Первым делом наведался в Дерпт. От пленных знал, что у местного воеводы в настоящий момент едва две сотни ратников под началом, в основном немецких наемников. Стража несла свою службу более-менее исправно, однако принимала нас сначала за людей Завадского, а потом уже поздно. Прорвавшись в ворота и подпалив предместья, мы навели шороху. Пан воевода, на свою беду узнав, что прибыл Завадский, отправился к воротам, желая, очевидно, крепко облаять негодяя с башни, прежде чем отказаться пустить в город, и попался нам одним из первых. Делать ему было нечего, и он счел за благо капитулировать. Сильно поживиться не удалось, ибо городская казна была пустой, но какую-никакую контрибуцию я все же стряс. Можно было переманить к себе наемных солдат, тем более что жалованья они уже год не видели, но, посмотрев на сих доблестных вояк, я рассудил за благо этого не делать. Подорвав на прощанье пороховой склад и подпалив городской арсенал, я со своим отрядом отбыл восвояси. Разорив еще несколько мыз и наведя как можно больше шороху, моя банда растворилась в местных лесах и материализовалась уже в районе Нарвы. Увы, мызу Алатскиви я так и не посетил. Разорять почти свою собственность мне разумным не показалось, а наводить на след польскую администрацию не хотелось. Да-да, я и мои люди всячески скрывали, кто мы на самом деле, – пусть лучше думают, что какая-то банда мародеров вконец распоясалась. Рано или поздно, конечно, это безобразие со мной свяжут, но уж лучше поздно.

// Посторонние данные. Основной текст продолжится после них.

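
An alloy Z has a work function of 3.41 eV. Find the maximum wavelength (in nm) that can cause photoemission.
363.59 nm

The threshold wavelength is when the photon energy equals the work function:
hc/λ₀ = φ

Solving for λ₀:
λ₀ = hc/φ = (6.626×10⁻³⁴ J·s)(3×10⁸ m/s) / (3.41 eV × 1.602×10⁻¹⁹ J/eV)
λ₀ = 363.59 nm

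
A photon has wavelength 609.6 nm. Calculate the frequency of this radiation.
4.9179e+14 Hz

Using the wave equation: c = fλ

Solving for frequency:
f = c/λ = (3×10⁸ m/s) / (609.6×10⁻⁹ m)
f = 4.9179e+14 Hz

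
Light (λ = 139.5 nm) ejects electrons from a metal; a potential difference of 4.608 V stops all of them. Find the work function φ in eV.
4.28 eV

The stopping potential gives the maximum kinetic energy: KE_max = eV_s = 4.608 eV

From Einstein's photoelectric equation: KE_max = hc/λ - φ
Rearranging: φ = hc/λ - KE_max

Calculate photon energy:
E_photon = hc/λ = (6.626×10⁻³⁴ J·s)(3×10⁸ m/s) / (139.5×10⁻⁹ m) = 8.8878 eV

Therefore:
φ = 8.8878 - 4.608 = 4.28 eV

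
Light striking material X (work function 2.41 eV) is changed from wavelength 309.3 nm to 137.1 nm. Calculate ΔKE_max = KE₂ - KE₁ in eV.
5.0348 eV

Using Einstein's equation: KE_max = hc/λ - φ

For λ₁ = 309.3 nm:
KE₁ = hc/λ₁ - φ = 4.0085 - 2.41 = 1.5985 eV

For λ₂ = 137.1 nm:
KE₂ = hc/λ₂ - φ = 9.0433 - 2.41 = 6.6333 eV

Change in KE:
ΔKE = KE₂ - KE₁ = 6.6333 - 1.5985 = 5.0348 eV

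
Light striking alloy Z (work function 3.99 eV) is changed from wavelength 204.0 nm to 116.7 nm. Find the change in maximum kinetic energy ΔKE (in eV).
4.5465 eV

Using Einstein's equation: KE_max = hc/λ - φ

For λ₁ = 204.0 nm:
KE₁ = hc/λ₁ - φ = 6.0777 - 3.99 = 2.0877 eV

For λ₂ = 116.7 nm:
KE₂ = hc/λ₂ - φ = 10.6242 - 3.99 = 6.6342 eV

Change in KE:
ΔKE = KE₂ - KE₁ = 6.6342 - 2.0877 = 4.5465 eV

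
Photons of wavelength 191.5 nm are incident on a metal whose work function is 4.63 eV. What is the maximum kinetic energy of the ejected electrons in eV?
1.8444 eV

Using Einstein's photoelectric equation: KE_max = hf - φ = hc/λ - φ

First, calculate the photon energy:
E_photon = hc/λ = (6.626×10⁻³⁴ J·s)(3×10⁸ m/s) / (191.5×10⁻⁹ m)
E_photon = 6.4744 eV

Then, the maximum kinetic energy:
KE_max = E_photon - φ = 6.4744 eV - 4.63 eV = 1.8444 eV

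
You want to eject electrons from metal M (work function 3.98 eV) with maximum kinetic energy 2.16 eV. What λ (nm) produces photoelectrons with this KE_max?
201.93 nm

From Einstein's equation: KE_max = hc/λ - φ

Rearranging for λ:
hc/λ = KE_max + φ
λ = hc/(KE_max + φ)

Required photon energy:
E_photon = KE_max + φ = 2.16 + 3.98 = 6.14 eV

Required wavelength:
λ = hc/E_photon = (6.626×10⁻³⁴)(3×10⁸) / (6.14 × 1.602×10⁻¹⁹)
λ = 201.93 nm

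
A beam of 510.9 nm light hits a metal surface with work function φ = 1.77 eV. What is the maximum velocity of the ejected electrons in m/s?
4.8066e+05 m/s

First, find the maximum kinetic energy:
E_photon = hc/λ = 2.4268 eV
KE_max = E_photon - φ = 2.4268 - 1.77 = 0.6568 eV

Convert to Joules: KE_max = 0.6568 × 1.602×10⁻¹⁹ J = 1.0523e-19 J

Then use KE = ½mv² to find velocity:
v = √(2·KE/m) = √(2 × 1.0523e-19 J / 9.109e-31 kg)
v = 4.8066e+05 m/s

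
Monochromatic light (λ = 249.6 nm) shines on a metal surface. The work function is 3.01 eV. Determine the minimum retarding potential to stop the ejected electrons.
1.9573 V

The stopping potential V_s satisfies: eV_s = KE_max

First, find KE_max using Einstein's equation:
E_photon = hc/λ = 4.9673 eV
KE_max = E_photon - φ = 4.9673 - 3.01 = 1.9573 eV

Since eV_s = KE_max:
V_s = KE_max/e = 1.9573 V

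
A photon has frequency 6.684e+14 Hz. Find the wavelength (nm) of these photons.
448.52 nm

Using the wave equation: c = fλ

Solving for wavelength:
λ = c/f = (3×10⁸ m/s) / (6.684e+14 Hz)
λ = 448.52 nm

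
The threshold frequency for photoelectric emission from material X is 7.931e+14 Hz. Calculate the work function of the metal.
3.28 eV

At the threshold frequency, photon energy equals work function:
φ = hf₀

Calculating:
φ = (6.626×10⁻³⁴ J·s)(7.931e+14 Hz)
φ = 3.28 eV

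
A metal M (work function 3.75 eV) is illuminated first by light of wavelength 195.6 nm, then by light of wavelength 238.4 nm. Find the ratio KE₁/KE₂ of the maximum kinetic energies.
1.7844

Using Einstein's equation: KE_max = hc/λ - φ

For λ₁ = 195.6 nm:
E₁ = hc/λ₁ = 6.3387 eV
KE₁ = E₁ - φ = 6.3387 - 3.75 = 2.5887 eV

For λ₂ = 238.4 nm:
E₂ = hc/λ₂ = 5.2007 eV
KE₂ = E₂ - φ = 5.2007 - 3.75 = 1.4507 eV

Ratio: KE₁/KE₂ = 2.5887/1.4507 = 1.7844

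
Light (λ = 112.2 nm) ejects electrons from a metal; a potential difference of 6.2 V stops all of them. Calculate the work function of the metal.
4.85 eV

The stopping potential gives the maximum kinetic energy: KE_max = eV_s = 6.2 eV

From Einstein's photoelectric equation: KE_max = hc/λ - φ
Rearranging: φ = hc/λ - KE_max

Calculate photon energy:
E_photon = hc/λ = (6.626×10⁻³⁴ J·s)(3×10⁸ m/s) / (112.2×10⁻⁹ m) = 11.0503 eV

Therefore:
φ = 11.0503 - 6.2 = 4.85 eV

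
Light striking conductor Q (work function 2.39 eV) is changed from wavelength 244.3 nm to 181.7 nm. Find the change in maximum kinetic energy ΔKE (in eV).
1.7485 eV

Using Einstein's equation: KE_max = hc/λ - φ

For λ₁ = 244.3 nm:
KE₁ = hc/λ₁ - φ = 5.0751 - 2.39 = 2.6851 eV

For λ₂ = 181.7 nm:
KE₂ = hc/λ₂ - φ = 6.8236 - 2.39 = 4.4336 eV

Change in KE:
ΔKE = KE₂ - KE₁ = 4.4336 - 2.6851 = 1.7485 eV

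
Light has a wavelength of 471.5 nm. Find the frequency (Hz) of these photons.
6.3583e+14 Hz

Using the wave equation: c = fλ

Solving for frequency:
f = c/λ = (3×10⁸ m/s) / (471.5×10⁻⁹ m)
f = 6.3583e+14 Hz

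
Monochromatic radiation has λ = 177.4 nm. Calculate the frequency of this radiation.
1.6899e+15 Hz

Using the wave equation: c = fλ

Solving for frequency:
f = c/λ = (3×10⁸ m/s) / (177.4×10⁻⁹ m)
f = 1.6899e+15 Hz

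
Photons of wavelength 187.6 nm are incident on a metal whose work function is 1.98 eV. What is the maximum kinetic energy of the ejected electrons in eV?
4.6290 eV

Using Einstein's photoelectric equation: KE_max = hf - φ = hc/λ - φ

First, calculate the photon energy:
E_photon = hc/λ = (6.626×10⁻³⁴ J·s)(3×10⁸ m/s) / (187.6×10⁻⁹ m)
E_photon = 6.6090 eV

Then, the maximum kinetic energy:
KE_max = E_photon - φ = 6.6090 eV - 1.98 eV = 4.6290 eV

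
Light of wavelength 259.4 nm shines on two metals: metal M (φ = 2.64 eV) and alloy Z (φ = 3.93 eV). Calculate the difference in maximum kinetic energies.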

Потешив душеньку разбоем, я, следуя давно полученным указаниям, направился со всем своим героическим полком в Новгород. Ну да, разбоем, а как еще прикажете назвать мой рейд по тылам противника? Чем я по большому счету лучше покойного Завадского? Разве тем, что насилий мои архаровцы меньше совершили да рейд был все же по тылам противника, а не своим, как у покойного пана.